Wie nahe würde er kommen? Vielleicht bis dicht an sie heran, oder würde er vorher die beiden Lanzen werfen, damit es ihr so erging wie dem Drachen in Aibon?
Noch redete er und erklärte mit dumpf klingender Stimme: »Ich werde dich töten, Banshee.«
Banshee, hatte er gesagt.
Aber sie war keine Banshee. Keine echte. Sie stammte zwar von einer Banshee ab, aber sie wollte trotzdem nicht so genannt werden.
»Ich bin es nicht!«, flüsterte sie. »Nein, so kannst du mit mir nicht reden. Ich bin es wirklich nicht.«
»Ich will alle. Ich rotte sie aus. Die Banshees müssen vernichtet werden. Wenn sie nicht mehr sind, stirbt auch das Land. Dann beginnt wieder die Herrschaft der Drachen und Vampire, so wie ich es mir wünsche. Ich bin gekommen, um den Anfang zu machen.
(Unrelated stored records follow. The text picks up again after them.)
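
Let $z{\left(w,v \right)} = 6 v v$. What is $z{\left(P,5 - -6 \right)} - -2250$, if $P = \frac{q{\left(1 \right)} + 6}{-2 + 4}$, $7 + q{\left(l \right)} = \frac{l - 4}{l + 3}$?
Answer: $2976$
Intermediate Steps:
$q{\left(l \right)} = -7 + \frac{-4 + l}{3 + l}$ ($q{\left(l \right)} = -7 + \frac{l - 4}{l + 3} = -7 + \frac{-4 + l}{3 + l}$)
$P = - \frac{7}{8}$ ($P = \frac{\frac{-25 - 6}{3 + 1} + 6}{-2 + 4} = \frac{\frac{-25 - 6}{4} + 6}{2} = \left(\frac{1}{4} \left(-31\right) + 6\right) \frac{1}{2} = \left(- \frac{31}{4} + 6\right) \frac{1}{2} = \left(- \frac{7}{4}\right) \frac{1}{2} = - \frac{7}{8} \approx -0.875$)
$z{\left(w,v \right)} = 6 v^{2}$
$z{\left(P,5 - -6 \right)} - -2250 = 6 \left(5 - -6\right)^{2} - -2250 = 6 \left(5 + 6\right)^{2} + 2250 = 6 \cdot 11^{2} + 2250 = 6 \cdot 121 + 2250 = 726 + 2250 = 2976$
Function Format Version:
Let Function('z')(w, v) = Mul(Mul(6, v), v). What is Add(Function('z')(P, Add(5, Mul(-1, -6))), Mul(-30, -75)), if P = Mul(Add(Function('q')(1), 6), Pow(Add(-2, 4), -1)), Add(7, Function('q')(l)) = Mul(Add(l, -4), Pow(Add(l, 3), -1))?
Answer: 2976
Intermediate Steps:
Function('q')(l) = Add(-7, Mul(Pow(Add(3, l), -1), Add(-4, l))) (Function('q')(l) = Add(-7, Mul(Add(l, -4), Pow(Add(l, 3), -1))) = Add(-7, Mul(Add(-4, l), Pow(Add(3, l), -1))) = Add(-7, Mul(Pow(Add(3, l), -1), Add(-4, l))))
P = Rational(-7, 8) (P = Mul(Add(Mul(Pow(Add(3, 1), -1), Add(-25, Mul(-6, 1))), 6), Pow(Add(-2, 4), -1)) = Mul(Add(Mul(Pow(4, -1), Add(-25, -6)), 6), Pow(2, -1)) = Mul(Add(Mul(Rational(1, 4), -31), 6), Rational(1, 2)) = Mul(Add(Rational(-31, 4), 6), Rational(1, 2)) = Mul(Rational(-7, 4), Rational(1, 2)) = Rational(-7, 8) ≈ -0.87500)
Function('z')(w, v) = Mul(6, Pow(v, 2))
Add(Function('z')(P, Add(5, Mul(-1, -6))), Mul(-30, -75)) = Add(Mul(6, Pow(Add(5, Mul(-1, -6)), 2)), Mul(-30, -75)) = Add(Mul(6, Pow(Add(5, 6), 2)), 2250) = Add(Mul(6, Pow(11, 2)), 2250) = Add(Mul(6, 121), 2250) = Add(726, 2250) = 2976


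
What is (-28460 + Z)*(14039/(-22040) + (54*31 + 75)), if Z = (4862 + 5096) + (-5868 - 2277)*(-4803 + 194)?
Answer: 1445862192579563/22040 ≈ 6.5602e+10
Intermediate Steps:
Z = 37550263 (Z = 9958 - 8145*(-4609) = 9958 + 37540305 = 37550263)
(-28460 + Z)*(14039/(-22040) + (54*31 + 75)) = (-28460 + 37550263)*(14039/(-22040) + (54*31 + 75)) = 37521803*(14039*(-1/22040) + (1674 + 75)) = 37521803*(-14039/22040 + 1749) = 37521803*(38533921/22040) = 1445862192579563/22040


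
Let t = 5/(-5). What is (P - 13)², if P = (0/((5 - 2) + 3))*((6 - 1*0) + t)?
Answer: 169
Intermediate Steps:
t = -1 (t = 5*(-⅕) = -1)
P = 0 (P = (0/((5 - 2) + 3))*((6 - 1*0) - 1) = (0/(3 + 3))*((6 + 0) - 1) = (0/6)*(6 - 1) = (0*(⅙))*5 = 0*5 = 0)
(P - 13)² = (0 - 13)² = (-13)² = 169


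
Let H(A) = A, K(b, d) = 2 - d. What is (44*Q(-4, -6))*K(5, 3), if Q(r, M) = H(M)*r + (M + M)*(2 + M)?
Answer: -3168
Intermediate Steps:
Q(r, M) = M*r + 2*M*(2 + M) (Q(r, M) = M*r + (M + M)*(2 + M) = M*r + (2*M)*(2 + M) = M*r + 2*M*(2 + M))
(44*Q(-4, -6))*K(5, 3) = (44*(-6*(4 - 4 + 2*(-6))))*(2 - 1*3) = (44*(-6*(4 - 4 - 12)))*(2 - 3) = (44*(-6*(-12)))*(-1) = (44*72)*(-1) = 3168*(-1) = -3168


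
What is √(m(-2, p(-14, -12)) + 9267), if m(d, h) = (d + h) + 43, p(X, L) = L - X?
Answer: 7*√190 ≈ 96.488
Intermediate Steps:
m(d, h) = 43 + d + h
√(m(-2, p(-14, -12)) + 9267) = √((43 - 2 + (-12 - 1*(-14))) + 9267) = √((43 - 2 + (-12 + 14)) + 9267) = √((43 - 2 + 2) + 9267) = √(43 + 9267) = √9310 = 7*√190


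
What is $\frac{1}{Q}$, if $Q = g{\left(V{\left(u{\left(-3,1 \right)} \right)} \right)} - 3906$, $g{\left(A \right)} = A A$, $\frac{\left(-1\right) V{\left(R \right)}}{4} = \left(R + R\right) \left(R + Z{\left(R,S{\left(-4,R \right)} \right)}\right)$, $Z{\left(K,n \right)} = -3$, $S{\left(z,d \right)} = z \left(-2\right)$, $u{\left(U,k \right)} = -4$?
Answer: $\frac{1}{46270} \approx 2.1612 \cdot 10^{-5}$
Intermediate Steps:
$S{\left(z,d \right)} = - 2 z$
$V{\left(R \right)} = - 8 R \left(-3 + R\right)$ ($V{\left(R \right)} = - 4 \left(R + R\right) \left(R - 3\right) = - 4 \cdot 2 R \left(-3 + R\right) = - 8 R \left(-3 + R\right)$)
$g{\left(A \right)} = A^{2}$
$Q = 46270$ ($Q = \left(8 \left(-4\right) \left(3 - -4\right)\right)^{2} - 3906 = \left(8 \left(-4\right) \left(3 + 4\right)\right)^{2} - 3906 = \left(8 \left(-4\right) 7\right)^{2} - 3906 = \left(-224\right)^{2} - 3906 = 50176 - 3906 = 46270$)
$\frac{1}{Q} = \frac{1}{46270}$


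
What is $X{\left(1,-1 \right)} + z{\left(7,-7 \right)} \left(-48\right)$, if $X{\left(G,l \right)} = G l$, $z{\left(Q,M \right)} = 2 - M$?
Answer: $-433$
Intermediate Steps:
$X{\left(1,-1 \right)} + z{\left(7,-7 \right)} \left(-48\right) = 1 \left(-1\right) + \left(2 - -7\right) \left(-48\right) = -1 + \left(2 + 7\right) \left(-48\right) = -1 + 9 \left(-48\right) = -1 - 432 = -433$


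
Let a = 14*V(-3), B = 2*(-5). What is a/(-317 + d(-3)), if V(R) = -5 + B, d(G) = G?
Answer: 21/32 ≈ 0.65625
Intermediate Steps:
B = -10
V(R) = -15 (V(R) = -5 - 10 = -15)
a = -210 (a = 14*(-15) = -210)
a/(-317 + d(-3)) = -210/(-317 - 3) = -210/(-320) = -210*(-1/320) = 21/32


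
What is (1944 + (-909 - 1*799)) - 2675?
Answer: -2439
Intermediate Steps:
(1944 + (-909 - 1*799)) - 2675 = (1944 + (-909 - 799)) - 2675 = (1944 - 1708) - 2675 = 236 - 2675 = -2439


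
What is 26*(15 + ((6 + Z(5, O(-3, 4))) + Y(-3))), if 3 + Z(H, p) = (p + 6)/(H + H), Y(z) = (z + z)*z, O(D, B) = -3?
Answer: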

Die Banshees sollen sterben, das habe ich versprochen.«
Noch einen Schritt trat er vor.
Allmählich wuchs Rias Verzweiflung. Sie dachte an das Versprechen, dass John Sinclair ihr gegeben hatte. Würde er es einhalten können?
Noch war von ihm und Suko nichts zu sehen.